The people of Zimbabwe deserve to know the exact cost of the Parirenyatwa renovations.
Was this contract awarded through a transparent, competitive bidding process, or was it another “closed-door” arrangement?
The involvement of the Prevail Group, led by ZANU-PF Central Committee member Paul Tungwarara, raises serious red flags.
This is the same entity that a Parliamentary Committee recently flagged for its staggering US$16,000-per-borehole price tag—a figure that is astronomically higher than the market rate.
In Rushinga, the committee found that dozens of Village Business Units were non-operational a year after being “drilled,” and in Chivi, villagers were reportedly forced to pay for connections that the government claimed to have fully funded.
When “development” results in photo opportunities for the elite but no actual water for the community, it is not development—it is a heist.
The obsession with high-cost, low-impact projects is a hallmark of this administration.
We saw it with the Trabablas Interchange, where the unclear costs exceeding US$114 million left many wondering how many interchanges could have been built for that same amount if the procurement were honest.
The same logic applies to the Parirenyatwa hostels.
How much was Prevail Group paid?
Could those millions have built three new hospitals from scratch?
We are being forced to applaud a facade while the foundation of our social services crumbles.
Furthermore, the government’s approach to our medical practitioners is fundamentally flawed.
Providing a resident nurse or doctor with a room at their workplace is a logistical convenience, but it is not empowerment.
Real empowerment would be paying our healthcare workers a living wage that reflects their expertise and dedication—a wage that allows them to buy their own homes, afford their own vehicles, and live a life of dignity without having to beg the state for the basics of survival.

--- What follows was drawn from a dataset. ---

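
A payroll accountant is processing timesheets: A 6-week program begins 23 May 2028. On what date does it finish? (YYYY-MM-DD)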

By keeping workers dependent on government-provided transport and housing, the state maintains a level of control that stifles the very dignity these professionals deserve.
A doctor who cannot afford to feed their family is a doctor the state has failed, regardless of how freshly painted their hostel room might be.
This lack of genuine interest in uplifting the common person is a betrayal of the taxpayer.
Every worker in Zimbabwe, from the nurse in the ward to the teacher in the classroom, deserves the autonomy that comes with financial stability.
Instead, we see a government that is only interested in “development” when there is a personal benefit for those aligned with power.
What manner of progress is it when the cost of one borehole could have drilled three?
What manner of development is it when the refurbishment of five hostels costs enough to have modernized the entire country’s cancer treatment infrastructure?
As the cameras flash and the speeches are delivered at Parirenyatwa today, the true beneficiaries are likely not the nurses who will sleep in those rooms, but the tenderpreneurs who have once again successfully milked the national purse.
We have every right to be firm in our demands for accountability.
We must demand to see the receipts.
We must demand to know why our relatives are still dying from preventable illnesses while millions of dollars are channeled into projects with inflated budgets and opaque contracts.
Genuine development is measured by the number of lives saved and the independence of the workforce, not by the wealth accumulated by a few politically connected individuals.
Until the government prioritizes the lives of Zimbabweans over the bank accounts of the ruling elite, these commissioning ceremonies remain nothing more than a cruel mockery of our collective suffering.
The people of Zimbabwe are tired of being told to celebrate their own plunder.
We deserve a healthcare system that works, a government that is transparent, and a nation where dignity is not a gift from the state, but a right earned through honest labor.